FIG. 3A is a graph showing the relationship between the temperature of the material and the time when the aging treatment is performed. (B) is a graph showing the relationship between the temperature of the material and the time when the solution treatment is performed.

FIG. 4 is a graph showing the relationship between hydrogen embrittlement amount and temperature depending on the heat treatment conditions.

FIG. 5A is a graph showing the reduction of each material in hydrogen. (B) is a graph showing the tensile strength of each material in hydrogen.

FIG. 6 is a graph showing the ductility of the solution heat-treated material in hydrogen depending on the difference in solution heat treatment temperature.

FIG. 7 is a perspective view showing an alloy member such as a turbine blade according to a conventional example.

FIG. 8 is a perspective view showing an alloy member such as a pipe according to a conventional example.

9 is a cross-sectional view showing a state in which a hydrogen embrittlement prevention film is attached to the surface of the turbine blade of FIG. 7 or the pipe of FIG.

[Explanation of symbols]

 5,6 Alloy member 8 Laser beam 9 irradiation part (hydrogen embrittlement resistant part)

 ─────────────────────────────────────────────────── ─── Continuation of the front page (72) Kenji Matsui Kenji Matsui, No. 1 Shin-Nakahara-cho, Isogo-ku, Yokohama-shi, Kanagawa Ishi Kawashima Harima Heavy Industries Ltd.
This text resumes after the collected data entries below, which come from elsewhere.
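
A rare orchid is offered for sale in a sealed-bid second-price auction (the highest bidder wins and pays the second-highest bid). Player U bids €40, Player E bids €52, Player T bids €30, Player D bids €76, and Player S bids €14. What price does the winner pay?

Price paid: €52.

Ranking the bids: Player D €76, then Player E €52, then Player U €40, then Player T €30, then Player S €14.
Player D is the highest bidder, so Player D wins.
Under the second-price rule, the price is the second-highest bid: €52.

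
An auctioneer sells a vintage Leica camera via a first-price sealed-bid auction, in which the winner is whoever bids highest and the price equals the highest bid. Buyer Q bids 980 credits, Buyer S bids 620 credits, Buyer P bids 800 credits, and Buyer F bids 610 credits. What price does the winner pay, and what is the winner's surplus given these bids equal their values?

Price 980 credits; surplus 0 credits.

Ranking the bids: Buyer Q 980 credits; Buyer P 800 credits; Buyer S 620 credits; Buyer F 610 credits.
Buyer Q is the highest bidder, so Buyer Q wins.
Under the first-price rule, the price is the highest bid: 980 credits.
Surplus = 980 credits − 980 credits = 0 credits.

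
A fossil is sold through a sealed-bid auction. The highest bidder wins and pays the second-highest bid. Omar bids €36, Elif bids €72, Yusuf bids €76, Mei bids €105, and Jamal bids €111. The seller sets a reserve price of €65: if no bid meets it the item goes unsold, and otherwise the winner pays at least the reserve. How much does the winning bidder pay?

The winner pays €105.

Ordered from highest: Jamal €111; Mei €105; Yusuf €76; Elif €72; Omar €36.
Jamal has the highest bid, so Jamal wins.
The second-highest bid is €105, which exceeds the reserve, so that sets the price.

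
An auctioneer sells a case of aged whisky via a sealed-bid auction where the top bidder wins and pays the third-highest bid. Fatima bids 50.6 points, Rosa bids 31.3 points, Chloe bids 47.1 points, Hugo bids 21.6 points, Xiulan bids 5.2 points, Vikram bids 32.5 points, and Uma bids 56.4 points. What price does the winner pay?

Ranking the bids: Uma 56.4 points; Fatima 50.6 points; Chloe 47.1 points; Vikram 32.5 points; Rosa 31.3 points; Hugo 21.6 points; Xiulan 5.2 points.
Uma is the highest bidder, so Uma wins.
Under the third-price rule, the price is the third-highest bid: 47.1 points.

47.1 points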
Technical Research Institute

Claims (1)

[Claims] 1. The surface of an alloy member that has been aged as a whole is irradiated with a laser beam to heat the surface of the irradiated portion to a temperature above the solid solution temperature, thereby solidifying precipitates due to the aging treatment in the alloy member. A method for reducing hydrogen embrittlement, which comprises forming a hydrogen embrittlement-resistant portion having a uniform structure with no precipitates on the surface of the irradiated portion by melting and then rapidly cooling the irradiated portion.